Unlike most movies, the promotional partners here are all cause-based, from the Dave Thomas Foundation to AdoptUSKids and Jockey USA. The goal of these partnerships seems to be to get people involved and educated, which is great.
Media and Publicity
The movie was part of the studio’s presentation to exhibition executives at CineEurope in mid-July 2018.
At the same time the first trailer came out in early September, just after a first still hit, a featurette was released that had writer/director Sean Anders and his wife Beth talking about their own real life experiences that inspired the movie.
An interview with Spencer had her talking about the movie and how it’s among the more lighthearted projects she still chooses.
Byrne and Wahlberg did the media rounds on TV while Byrne and other members of the cast volunteered at local California charities to help during the current wildfire crisis in and around L.A.

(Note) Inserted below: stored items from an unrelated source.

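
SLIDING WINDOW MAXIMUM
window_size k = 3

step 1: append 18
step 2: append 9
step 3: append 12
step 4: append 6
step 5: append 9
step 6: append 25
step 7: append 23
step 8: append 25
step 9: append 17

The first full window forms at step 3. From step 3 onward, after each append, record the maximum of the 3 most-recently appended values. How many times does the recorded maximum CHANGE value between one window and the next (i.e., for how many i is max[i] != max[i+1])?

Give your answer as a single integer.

Answer: 2

Derivation:
step 1: append 18 -> window=[18] (not full yet)
step 2: append 9 -> window=[18, 9] (not full yet)
step 3: append 12 -> window=[18, 9, 12] -> max=18
step 4: append 6 -> window=[9, 12, 6] -> max=12
step 5: append 9 -> window=[12, 6, 9] -> max=12
step 6: append 25 -> window=[6, 9, 25] -> max=25
step 7: append 23 -> window=[9, 25, 23] -> max=25
step 8: append 25 -> window=[25, 23, 25] -> max=25
step 9: append 17 -> window=[23, 25, 17] -> max=25
Recorded maximums: 18 12 12 25 25 25 25
Changes between consecutive maximums: 2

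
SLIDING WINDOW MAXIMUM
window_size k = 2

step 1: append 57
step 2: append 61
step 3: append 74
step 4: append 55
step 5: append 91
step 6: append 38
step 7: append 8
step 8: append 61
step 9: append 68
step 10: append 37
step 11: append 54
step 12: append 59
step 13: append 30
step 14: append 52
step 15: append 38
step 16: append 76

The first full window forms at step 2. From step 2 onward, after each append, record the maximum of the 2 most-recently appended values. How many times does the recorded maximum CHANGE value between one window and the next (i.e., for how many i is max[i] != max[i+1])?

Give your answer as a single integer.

step 1: append 57 -> window=[57] (not full yet)
step 2: append 61 -> window=[57, 61] -> max=61
step 3: append 74 -> window=[61, 74] -> max=74
step 4: append 55 -> window=[74, 55] -> max=74
step 5: append 91 -> window=[55, 91] -> max=91
step 6: append 38 -> window=[91, 38] -> max=91
step 7: append 8 -> window=[38, 8] -> max=38
step 8: append 61 -> window=[8, 61] -> max=61
step 9: append 68 -> window=[61, 68] -> max=68
step 10: append 37 -> window=[68, 37] -> max=68
step 11: append 54 -> window=[37, 54] -> max=54
step 12: append 59 -> window=[54, 59] -> max=59
step 13: append 30 -> window=[59, 30] -> max=59
step 14: append 52 -> window=[30, 52] -> max=52
step 15: append 38 -> window=[52, 38] -> max=52
step 16: append 76 -> window=[38, 76] -> max=76
Recorded maximums: 61 74 74 91 91 38 61 68 68 54 59 59 52 52 76
Changes between consecutive maximums: 9

Answer: 9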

There really are two aspects to the campaign that in some ways appear to be working toward opposite goals.
First, there’s the forgettable family comedy that’s being sold via the posters and trailer. We’ve seen variations on this movie before, including previous films starring Byrne (who really deserves better) and Wahlberg (who, not to put too fine a point on it, doesn’t). We get it, the would-be parents are flustered and out of their element and the wife looks so understanding and loving.
Second, there’s the advocacy campaign that the movie seems to be one factor of. This goes much further into selling the issue that lies at the heart of the film’s story than most campaigns for cause-based movies do. That’s really strong, making this seem like an extended PSA for adoption and foster-parenting.
For as much as the website and featurettes hit that point, I kind of wish it can gone even farther. It’s great that Paramount allowed even this much latitude, though, and good on the filmmakers for telling a very personal story that they’re trying to get in front of a mass audience.
Picking Up The Spare
I missed this featurette where adopted children answered interesting questions, unaware their parents were listening in.
The filmmakers were interviewed again about how and why they decided to tell this story.